CrashEventLLM: Predicting System Crashes with Large Language Models

Published 22 Jul 2024 in cs.DC | (2407.15716v3)

Abstract: As the dependence on computer systems expands across various domains, focusing on personal, industrial, and large-scale applications, there arises a compelling need to enhance their reliability to sustain business operations seamlessly and ensure optimal user satisfaction. System logs generated by these devices serve as valuable repositories of historical trends and past failures. The use of machine learning techniques for failure prediction has become commonplace, enabling the extraction of insights from past data to anticipate future behavior patterns. Recently, LLMs have demonstrated remarkable capabilities in tasks including summarization, reasoning, and event prediction.
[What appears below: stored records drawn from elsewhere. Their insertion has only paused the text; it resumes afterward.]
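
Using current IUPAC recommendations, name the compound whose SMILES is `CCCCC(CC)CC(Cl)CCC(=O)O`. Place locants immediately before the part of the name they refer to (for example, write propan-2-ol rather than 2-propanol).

4-chloro-6-ethyldecanoic acid

The longest chain bearing the –COOH group is 10 carbons long (decane).
A carboxylic acid (terminal –COOH) is the principal characteristic group, giving the suffix -oic acid.
Choose the numbering such that the carboxylic acid carbon is C-1 by definition.
This places a chloro group at C-4; an ethyl group at C-6.
Substituent prefixes are cited in alphabetical order (multiplying prefixes like di-/tri- are ignored for ordering).
Assembling the pieces gives 4-chloro-6-ethyldecanoic acid.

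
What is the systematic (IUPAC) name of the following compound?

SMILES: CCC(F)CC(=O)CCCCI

7-fluoro-1-iodononan-5-one

The longest carbon chain that includes the carbonyl has 9 carbons, so the parent hydride is nonane.
A ketone (C=O on an internal carbon) is the principal characteristic group, giving the suffix -one.
The numbering direction is chosen so that the substituent locant set {1,7} is lower than {3,9} at the first point of difference.
This places the carbonyl at C-5; a fluoro group at C-7; an iodo group at C-1.
Prefixes are listed alphabetically: fluoro, iodo.
Putting it together: 7-fluoro-1-iodononan-5-one.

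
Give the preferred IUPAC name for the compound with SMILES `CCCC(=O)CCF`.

The longest chain bearing the carbonyl is 6 carbons long (hexane).
The principal characteristic group is a ketone (C=O on an internal carbon), named with the suffix -one.
Number the chain so that numbering from this end puts the carbonyl group at C-3 rather than C-4.
This places the carbonyl at C-3; a fluoro group at C-1.
Assembling the pieces gives 1-fluorohexan-3-one.

1-fluorohexan-3-one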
Therefore, in this paper, we endeavor to investigate the potential of LLMs in predicting system failures, leveraging insights learned from past failure behavior to inform reasoning and decision-making processes effectively. Our approach involves leveraging data from the Intel Computing Improvement Program (ICIP) system crash logs to identify significant events and develop CrashEventLLM. This model, built upon a LLM framework, serves as our foundation for crash event prediction. Specifically, our model utilizes historical data to forecast future crash events, informed by expert annotations. Additionally, it goes beyond mere prediction, offering insights into potential causes for each crash event. This work provides the preliminary insights into prompt-based LLMs for the log-based event prediction task.